Mathematically, mean free path = D = (distance travelled by molecules in a certain time / number of collisions in that time)

Or, D = v_a * t / (π * d² * v_r * t * [P/kT])....(i) , where,

v_a = average velocity of gas molecules

t = time-span

d = diameter of gas molecules

v_r = relative velocity of gas molecules

P = pressure to which molecules are subjected

k = Boltzmann Constant

T = absolute temperature

Recognizing that v_r = √ (2) * v_a , from (i) , we have,

D = v_a * t / (π * d² * √ 2 * v_a * t * [P/kT])

Or , D = 1 / (√ 2 π d² * [P/kT])....(ii)

From (ii), we can infer that all factors remaining constant, the mean free path is inversely proportional to the pressure.

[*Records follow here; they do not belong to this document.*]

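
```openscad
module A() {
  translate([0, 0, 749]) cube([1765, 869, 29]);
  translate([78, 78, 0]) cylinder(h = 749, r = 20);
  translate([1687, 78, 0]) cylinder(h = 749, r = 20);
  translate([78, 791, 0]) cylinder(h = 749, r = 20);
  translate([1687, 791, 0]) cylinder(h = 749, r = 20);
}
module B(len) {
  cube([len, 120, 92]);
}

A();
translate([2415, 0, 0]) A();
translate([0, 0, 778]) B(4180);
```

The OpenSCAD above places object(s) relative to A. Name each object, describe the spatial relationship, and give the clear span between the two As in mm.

A is a table. B is a beam. A beam spans the tops of two tables. The clear span between the two tables is 650 mm.

Second table starts at x = 2415; first ends at x = 1765; clear span = 2415 − 1765 = 650 mm.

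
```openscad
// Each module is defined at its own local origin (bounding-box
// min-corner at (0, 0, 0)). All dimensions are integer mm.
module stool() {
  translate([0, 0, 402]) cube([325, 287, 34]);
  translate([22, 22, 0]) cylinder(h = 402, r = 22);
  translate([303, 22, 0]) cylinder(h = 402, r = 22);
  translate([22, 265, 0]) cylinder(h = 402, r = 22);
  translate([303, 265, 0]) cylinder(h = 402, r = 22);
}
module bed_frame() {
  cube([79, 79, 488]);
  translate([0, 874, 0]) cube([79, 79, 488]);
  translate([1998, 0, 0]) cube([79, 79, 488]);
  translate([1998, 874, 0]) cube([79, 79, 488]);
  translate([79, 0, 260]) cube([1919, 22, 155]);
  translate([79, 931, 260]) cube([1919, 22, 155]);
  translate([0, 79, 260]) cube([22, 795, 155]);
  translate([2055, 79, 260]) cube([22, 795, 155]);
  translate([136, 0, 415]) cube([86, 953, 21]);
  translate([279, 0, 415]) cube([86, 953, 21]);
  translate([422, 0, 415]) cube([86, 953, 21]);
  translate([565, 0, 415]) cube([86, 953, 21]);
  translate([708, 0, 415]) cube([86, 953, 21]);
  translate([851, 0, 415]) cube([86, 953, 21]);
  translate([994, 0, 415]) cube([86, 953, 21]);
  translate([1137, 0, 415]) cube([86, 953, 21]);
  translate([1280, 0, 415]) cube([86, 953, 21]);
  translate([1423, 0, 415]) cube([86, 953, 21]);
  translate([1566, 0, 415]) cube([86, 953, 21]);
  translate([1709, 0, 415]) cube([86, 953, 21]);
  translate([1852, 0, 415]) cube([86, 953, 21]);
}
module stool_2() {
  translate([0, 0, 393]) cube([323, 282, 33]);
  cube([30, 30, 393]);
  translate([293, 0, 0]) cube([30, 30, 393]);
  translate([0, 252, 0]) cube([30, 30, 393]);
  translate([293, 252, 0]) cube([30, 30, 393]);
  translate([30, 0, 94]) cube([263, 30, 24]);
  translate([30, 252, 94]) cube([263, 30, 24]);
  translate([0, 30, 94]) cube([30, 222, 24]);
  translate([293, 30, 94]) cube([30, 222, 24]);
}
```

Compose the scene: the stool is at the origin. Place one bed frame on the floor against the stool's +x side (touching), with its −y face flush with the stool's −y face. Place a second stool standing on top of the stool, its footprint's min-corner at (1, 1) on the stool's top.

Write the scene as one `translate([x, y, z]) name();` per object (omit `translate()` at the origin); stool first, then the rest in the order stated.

stool();
translate([325, 0, 0]) bed_frame();
translate([1, 1, 436]) stool_2();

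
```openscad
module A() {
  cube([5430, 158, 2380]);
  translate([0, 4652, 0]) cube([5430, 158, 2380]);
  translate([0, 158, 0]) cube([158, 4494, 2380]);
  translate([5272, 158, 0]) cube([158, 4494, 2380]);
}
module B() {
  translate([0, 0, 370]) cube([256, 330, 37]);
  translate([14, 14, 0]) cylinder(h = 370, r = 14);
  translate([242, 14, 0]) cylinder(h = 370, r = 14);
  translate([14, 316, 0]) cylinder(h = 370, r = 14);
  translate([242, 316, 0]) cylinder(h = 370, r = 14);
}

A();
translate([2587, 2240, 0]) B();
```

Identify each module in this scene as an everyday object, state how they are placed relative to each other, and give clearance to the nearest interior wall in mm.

Clearances: x = 2429, y = 2082; minimum 2082 mm.

A is a house frame. B is a stool. The stool sits inside the house frame, centred. The clearance to the nearest interior wall is 2082 mm.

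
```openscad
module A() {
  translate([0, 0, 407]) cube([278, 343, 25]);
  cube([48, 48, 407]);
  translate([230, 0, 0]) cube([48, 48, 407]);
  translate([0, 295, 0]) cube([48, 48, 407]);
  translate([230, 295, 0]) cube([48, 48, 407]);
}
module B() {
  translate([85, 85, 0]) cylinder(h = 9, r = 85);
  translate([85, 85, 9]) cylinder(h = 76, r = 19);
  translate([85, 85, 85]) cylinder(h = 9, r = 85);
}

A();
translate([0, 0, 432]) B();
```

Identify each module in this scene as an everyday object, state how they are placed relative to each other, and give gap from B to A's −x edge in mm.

A is a stool. B is a spool. The spool is on top of the stool. The gap from the spool to the stool's −x edge is 0 mm.

The spool's min-x is at 0; the stool's min-x is 0; gap = 0 mm.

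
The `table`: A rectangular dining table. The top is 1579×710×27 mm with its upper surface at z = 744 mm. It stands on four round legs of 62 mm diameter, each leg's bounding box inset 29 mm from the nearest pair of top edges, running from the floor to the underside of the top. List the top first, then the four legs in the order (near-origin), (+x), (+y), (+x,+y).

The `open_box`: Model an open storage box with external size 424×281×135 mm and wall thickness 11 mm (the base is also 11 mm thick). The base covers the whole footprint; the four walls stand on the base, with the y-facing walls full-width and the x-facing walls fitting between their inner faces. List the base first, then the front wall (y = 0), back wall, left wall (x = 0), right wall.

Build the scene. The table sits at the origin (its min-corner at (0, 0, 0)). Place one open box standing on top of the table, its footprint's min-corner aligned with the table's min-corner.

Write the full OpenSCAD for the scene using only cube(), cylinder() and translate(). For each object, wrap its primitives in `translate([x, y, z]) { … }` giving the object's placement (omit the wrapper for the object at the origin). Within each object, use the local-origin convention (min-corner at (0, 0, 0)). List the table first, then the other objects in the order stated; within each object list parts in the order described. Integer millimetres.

translate([0, 0, 717]) cube([1579, 710, 27]);
translate([60, 60, 0]) cylinder(h = 717, r = 31);
translate([1519, 60, 0]) cylinder(h = 717, r = 31);
translate([60, 650, 0]) cylinder(h = 717, r = 31);
translate([1519, 650, 0]) cylinder(h = 717, r = 31);
translate([0, 0, 744]) {
  cube([424, 281, 11]);
  translate([0, 0, 11]) cube([424, 11, 124]);
  translate([0, 270, 11]) cube([424, 11, 124]);
  translate([0, 11, 11]) cube([11, 259, 124]);
  translate([413, 11, 11]) cube([11, 259, 124]);
}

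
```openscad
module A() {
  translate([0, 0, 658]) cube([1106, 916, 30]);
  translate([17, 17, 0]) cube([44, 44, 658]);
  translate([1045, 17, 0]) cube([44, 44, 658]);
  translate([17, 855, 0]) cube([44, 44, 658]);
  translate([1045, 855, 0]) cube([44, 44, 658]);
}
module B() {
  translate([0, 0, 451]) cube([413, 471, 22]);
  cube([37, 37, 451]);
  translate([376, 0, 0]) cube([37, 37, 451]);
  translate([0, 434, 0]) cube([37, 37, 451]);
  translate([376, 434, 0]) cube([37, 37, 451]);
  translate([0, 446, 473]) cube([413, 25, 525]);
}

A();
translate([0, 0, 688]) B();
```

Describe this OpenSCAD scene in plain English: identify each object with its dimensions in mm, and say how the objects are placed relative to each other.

A is a table: top 1106 mm (x) × 916 mm (y), 30 mm thick, upper face at z = 688 mm, on four 44×44 mm square legs, each inset 17 mm from the nearest pair of top edges, running from z = 0 to the bottom of the top.

B is a chair: 413×471 mm seat, 22 mm thick, top at z = 473 mm, on four 37 mm square corner legs flush with the seat edges. A 25 mm thick backrest slab spans the full seat width, extending 525 mm above the seat top, its back face flush with the seat's +y edge.

The chair is on top of the table.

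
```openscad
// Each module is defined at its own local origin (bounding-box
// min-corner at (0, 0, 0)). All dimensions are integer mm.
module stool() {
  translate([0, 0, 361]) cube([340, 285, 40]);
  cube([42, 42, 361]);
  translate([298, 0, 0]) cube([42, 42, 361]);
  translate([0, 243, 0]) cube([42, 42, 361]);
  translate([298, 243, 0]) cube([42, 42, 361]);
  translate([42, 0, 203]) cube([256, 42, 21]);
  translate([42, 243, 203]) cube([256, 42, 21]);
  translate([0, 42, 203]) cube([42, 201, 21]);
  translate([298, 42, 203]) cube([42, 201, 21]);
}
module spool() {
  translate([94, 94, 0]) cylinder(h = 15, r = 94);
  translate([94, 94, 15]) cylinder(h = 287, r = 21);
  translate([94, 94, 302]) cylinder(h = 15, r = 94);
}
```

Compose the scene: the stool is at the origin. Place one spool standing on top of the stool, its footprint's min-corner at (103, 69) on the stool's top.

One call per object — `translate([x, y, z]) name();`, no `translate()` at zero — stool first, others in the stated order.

stool();
translate([103, 69, 401]) spool();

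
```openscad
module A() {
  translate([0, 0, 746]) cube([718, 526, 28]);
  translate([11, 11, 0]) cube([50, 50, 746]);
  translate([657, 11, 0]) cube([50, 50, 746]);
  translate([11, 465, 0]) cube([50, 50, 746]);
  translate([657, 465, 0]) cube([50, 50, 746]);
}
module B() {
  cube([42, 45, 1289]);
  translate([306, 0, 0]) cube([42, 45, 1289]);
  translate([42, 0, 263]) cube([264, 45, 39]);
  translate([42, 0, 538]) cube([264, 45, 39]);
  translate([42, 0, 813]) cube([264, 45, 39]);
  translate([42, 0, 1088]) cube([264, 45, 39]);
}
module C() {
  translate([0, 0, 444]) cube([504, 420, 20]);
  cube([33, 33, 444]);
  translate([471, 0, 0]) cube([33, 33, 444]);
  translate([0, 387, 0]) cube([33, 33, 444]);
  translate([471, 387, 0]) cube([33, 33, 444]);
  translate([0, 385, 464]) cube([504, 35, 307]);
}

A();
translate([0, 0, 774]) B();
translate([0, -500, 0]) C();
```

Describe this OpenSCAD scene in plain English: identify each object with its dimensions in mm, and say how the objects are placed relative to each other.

A is a table with a 718×526 mm rectangular top, 28 mm thick, top surface at z = 774 mm, supported by four 50×50 mm square legs, each inset 11 mm from the nearest pair of top edges, running from the floor.

B is a straight ladder. Two 42×45 mm vertical rails, 1289 mm tall, stand 348 mm apart (outside-to-outside) with their front faces coplanar on the −y side. 4 rungs, each 45 mm deep and 39 mm tall, span between the inner faces of the rails, front faces flush with the rails. The lowest rung's underside is at z = 263 mm and rungs are spaced 275 mm apart (underside to underside).

C is a chair. The seat is a 504×420×20 mm slab with its top at z = 464 mm, on four 33×33 mm corner legs (flush with the seat edges, standing on z = 0). A flat backrest 35 mm thick, 307 mm tall, spans the full seat width and rises from the seat top along its +y edge, rear face flush with the rear of the seat.

The ladder is on top of the table. The chair is on the floor beside the table on its −y side.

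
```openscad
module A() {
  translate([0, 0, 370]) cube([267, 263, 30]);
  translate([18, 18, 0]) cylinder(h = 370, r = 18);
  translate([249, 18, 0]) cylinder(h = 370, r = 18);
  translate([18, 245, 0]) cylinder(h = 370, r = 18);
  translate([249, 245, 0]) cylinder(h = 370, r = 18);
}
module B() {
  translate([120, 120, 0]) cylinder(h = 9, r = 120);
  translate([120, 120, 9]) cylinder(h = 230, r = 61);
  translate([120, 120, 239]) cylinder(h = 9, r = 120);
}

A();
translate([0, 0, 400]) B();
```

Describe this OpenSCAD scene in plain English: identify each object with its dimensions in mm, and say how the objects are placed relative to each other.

A is a simple wooden stool: a rectangular seat 267 mm (x) by 263 mm (y), 30 mm thick, top face at z = 400 mm, on four round legs, each 36 mm in diameter. The legs rest on z = 0, each leg's axis is inset half a diameter from the nearest pair of seat edges (so the leg's bounding box is flush with the corner).

B is a spool: two coaxial disc flanges of radius 120 mm and thickness 9 mm, joined by a core cylinder of radius 61 mm and height 230 mm. The lower flange rests on z = 0 and the three cylinders share a vertical axis.

The spool is on top of the stool.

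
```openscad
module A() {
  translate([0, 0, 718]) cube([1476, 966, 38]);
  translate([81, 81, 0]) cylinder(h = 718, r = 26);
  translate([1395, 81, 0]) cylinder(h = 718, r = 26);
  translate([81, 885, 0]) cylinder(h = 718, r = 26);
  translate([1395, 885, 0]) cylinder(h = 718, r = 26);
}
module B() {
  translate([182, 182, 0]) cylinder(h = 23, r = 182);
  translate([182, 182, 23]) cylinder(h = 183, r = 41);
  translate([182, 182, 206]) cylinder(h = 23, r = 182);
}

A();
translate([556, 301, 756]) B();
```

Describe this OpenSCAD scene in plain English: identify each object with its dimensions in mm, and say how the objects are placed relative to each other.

A is a table with a 1476×966 mm rectangular top, 38 mm thick, top surface at z = 756 mm, supported by four round legs of 52 mm diameter, each leg's bounding box inset 55 mm from the nearest pair of top edges, running from the floor.

B is a spool: two coaxial disc flanges of radius 182 mm and thickness 23 mm, joined by a core cylinder of radius 41 mm and height 183 mm. The lower flange rests on z = 0 and the three cylinders share a vertical axis.

The spool is on top of the table, centred.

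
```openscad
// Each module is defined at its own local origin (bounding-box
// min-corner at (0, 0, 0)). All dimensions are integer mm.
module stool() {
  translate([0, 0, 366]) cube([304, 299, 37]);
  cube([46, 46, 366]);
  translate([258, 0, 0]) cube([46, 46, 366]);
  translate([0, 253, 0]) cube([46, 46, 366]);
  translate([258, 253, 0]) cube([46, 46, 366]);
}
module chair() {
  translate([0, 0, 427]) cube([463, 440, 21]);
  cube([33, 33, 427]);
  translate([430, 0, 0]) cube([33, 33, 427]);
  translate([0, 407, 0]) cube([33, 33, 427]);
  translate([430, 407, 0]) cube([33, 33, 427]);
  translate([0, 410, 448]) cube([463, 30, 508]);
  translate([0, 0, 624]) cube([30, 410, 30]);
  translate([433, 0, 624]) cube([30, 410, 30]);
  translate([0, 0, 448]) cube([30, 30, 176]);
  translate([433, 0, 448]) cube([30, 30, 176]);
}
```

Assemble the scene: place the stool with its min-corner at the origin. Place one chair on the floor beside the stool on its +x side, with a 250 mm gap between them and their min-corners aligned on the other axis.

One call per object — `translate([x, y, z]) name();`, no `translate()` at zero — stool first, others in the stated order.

stool();
translate([554, 0, 0]) chair();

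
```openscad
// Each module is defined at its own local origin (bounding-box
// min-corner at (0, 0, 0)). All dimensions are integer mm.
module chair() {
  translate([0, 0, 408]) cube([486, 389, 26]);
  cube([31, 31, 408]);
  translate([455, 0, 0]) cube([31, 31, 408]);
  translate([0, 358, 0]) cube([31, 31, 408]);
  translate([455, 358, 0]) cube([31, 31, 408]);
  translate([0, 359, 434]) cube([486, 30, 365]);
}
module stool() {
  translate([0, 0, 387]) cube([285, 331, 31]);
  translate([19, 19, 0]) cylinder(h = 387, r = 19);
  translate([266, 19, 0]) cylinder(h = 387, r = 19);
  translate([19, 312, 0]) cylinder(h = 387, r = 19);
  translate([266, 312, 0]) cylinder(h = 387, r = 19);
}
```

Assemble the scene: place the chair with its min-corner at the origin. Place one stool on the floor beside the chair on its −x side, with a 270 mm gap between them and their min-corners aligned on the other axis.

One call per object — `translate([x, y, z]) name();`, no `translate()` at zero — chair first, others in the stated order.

chair();
translate([-555, 0, 0]) stool();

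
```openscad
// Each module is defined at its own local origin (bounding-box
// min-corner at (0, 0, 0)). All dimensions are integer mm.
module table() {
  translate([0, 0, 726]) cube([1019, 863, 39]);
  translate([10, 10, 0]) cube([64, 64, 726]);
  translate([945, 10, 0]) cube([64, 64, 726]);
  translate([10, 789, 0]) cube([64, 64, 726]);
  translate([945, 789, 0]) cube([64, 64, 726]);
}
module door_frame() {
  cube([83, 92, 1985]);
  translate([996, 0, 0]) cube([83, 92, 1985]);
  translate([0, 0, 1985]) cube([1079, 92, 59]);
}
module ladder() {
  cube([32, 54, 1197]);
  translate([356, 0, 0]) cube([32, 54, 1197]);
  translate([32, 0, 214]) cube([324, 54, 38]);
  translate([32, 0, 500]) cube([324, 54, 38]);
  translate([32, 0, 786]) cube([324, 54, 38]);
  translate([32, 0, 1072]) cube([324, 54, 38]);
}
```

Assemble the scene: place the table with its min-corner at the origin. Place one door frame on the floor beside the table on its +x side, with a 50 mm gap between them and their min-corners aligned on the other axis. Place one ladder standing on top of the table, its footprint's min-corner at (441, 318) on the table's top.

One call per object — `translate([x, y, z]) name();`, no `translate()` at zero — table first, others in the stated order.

table();
translate([1069, 0, 0]) door_frame();
translate([441, 318, 765]) ladder();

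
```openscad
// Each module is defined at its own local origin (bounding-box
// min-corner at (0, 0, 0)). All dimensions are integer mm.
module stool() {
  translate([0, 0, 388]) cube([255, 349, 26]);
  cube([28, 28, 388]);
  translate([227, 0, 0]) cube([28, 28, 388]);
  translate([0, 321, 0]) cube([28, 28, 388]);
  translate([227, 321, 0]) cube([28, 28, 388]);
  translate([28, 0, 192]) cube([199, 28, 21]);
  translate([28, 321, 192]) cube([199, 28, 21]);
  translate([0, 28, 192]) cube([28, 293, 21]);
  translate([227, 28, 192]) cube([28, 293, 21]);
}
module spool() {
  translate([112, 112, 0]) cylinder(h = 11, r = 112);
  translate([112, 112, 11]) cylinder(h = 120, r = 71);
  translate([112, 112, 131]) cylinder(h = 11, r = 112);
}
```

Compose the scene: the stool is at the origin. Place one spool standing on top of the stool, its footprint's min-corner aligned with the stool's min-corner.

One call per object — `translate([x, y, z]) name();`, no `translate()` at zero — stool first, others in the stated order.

stool();
translate([0, 0, 414]) spool();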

Thus, re-ordering (ii), we have,

D = kT / (√2 * π * d² * P)....(iii)

Now, since given that temperature is constant at 300 K and d = constant = 0.73 nm, we consider the parameter

[ kT / (√2 * π * d²)] as a constant K (say).

Thus, from (iii),

D = K / P

Or, D1 / D2 = P2 / P1....(iv)

Now given that P1 = 10^-4 Torr and P2 = 10^-9 Torr

From (iv), D1 / D2 = (10^-9 / 10^-4) = 10^-5

Or, (D1 / D2) = 10^-5

Thus, the mean free path travelled by gas molecules in the second vessel (D2) is 10⁵ times more than that in the first vessel (D1).